I'm not paying an HD "upgrade" price.
You haven't been owning them. Cut the smugness.
1080p downloads aren't really worth it over 720p, they'd have to compress the picture so much that you'd be better off with a less compressed 720p picture. think of it this way: you could create a 640x480 JPEG at 80% compression and get a pretty high quality image. to get the same file size on an 800x600 you might have to compress at 60% or lower. so you'll have a higher resolution of a lower quality image. besides any screen less than 50" the difference between 1080p vs 720p is miniscule.
Oh yeah. BTW, blu-ray, you have just now become antiquated!!! It's just a matter of time before you're truly obsolete
not all 1080p pictures are created equal, all video is compressed using a few of different codecs: mpeg-2, avc, vc-1, the latter two are more recent and more efficient than mpeg-2. ultimately though when you're having to compress an image you want to use the least amount possible with 50gb blu-rays it's entirely possible to have movies that play over 20mbps, that's simply unfeasible over today's broadband infrastructure (docsis 3.0 is a step in the right direction, but nowhere near good enough and nowhere near prevalent enough to be considered a near-term solution).
then there's blu-ray's ability to use dolby true-hd/dts master-hd audio codecs for lossless audio decoding that would add another couple of gigabytes of data. and that doesn't account for extras - which i personally don't care about, but a lot of people do.
nope for the foreseeable future blu-ray is the only way to get the best possible picture/sound available. i'll rent hd movies on itunes and throw them up on my projector, but for anything that i really like or that deserves the best quality it'll be blu-ray for me.
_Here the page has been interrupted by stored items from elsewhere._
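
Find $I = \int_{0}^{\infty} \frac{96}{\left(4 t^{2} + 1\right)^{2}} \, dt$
$12 \pi$

Start from the standard arctangent integral
$$J(a) = \int_{0}^{\infty} \frac{6}{a^{2} + t^{2}} \, dt = \frac{3 \pi}{a}.$$

Differentiating under the integral sign with respect to $a$,
$$\frac{dJ}{da} = \int_{0}^{\infty} - \frac{12 a}{\left(a^{2} + t^{2}\right)^{2}} \, dt = - \frac{3 \pi}{a^{2}},$$
so $\int_{0}^{\infty} \frac{6}{\left(a^{2} + t^{2}\right)^{2}} \, dt = \frac{3 \pi}{2 a^{3}}$.

Setting $a = \frac{1}{2}$:
$$I = 12 \pi.$$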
once our broadband pipes are big enough to handle a 4K minimum picture resolution disc based delivery will be superior to downloads, and considering disc's can't handle that resolution yet (for full length movies) discs will be around for a while. aimed at a smaller and smaller enthusiast market, but laser discs did a nice little business in the 70's, 80's and 90's while the masses were consuming the vastly inferior vhs.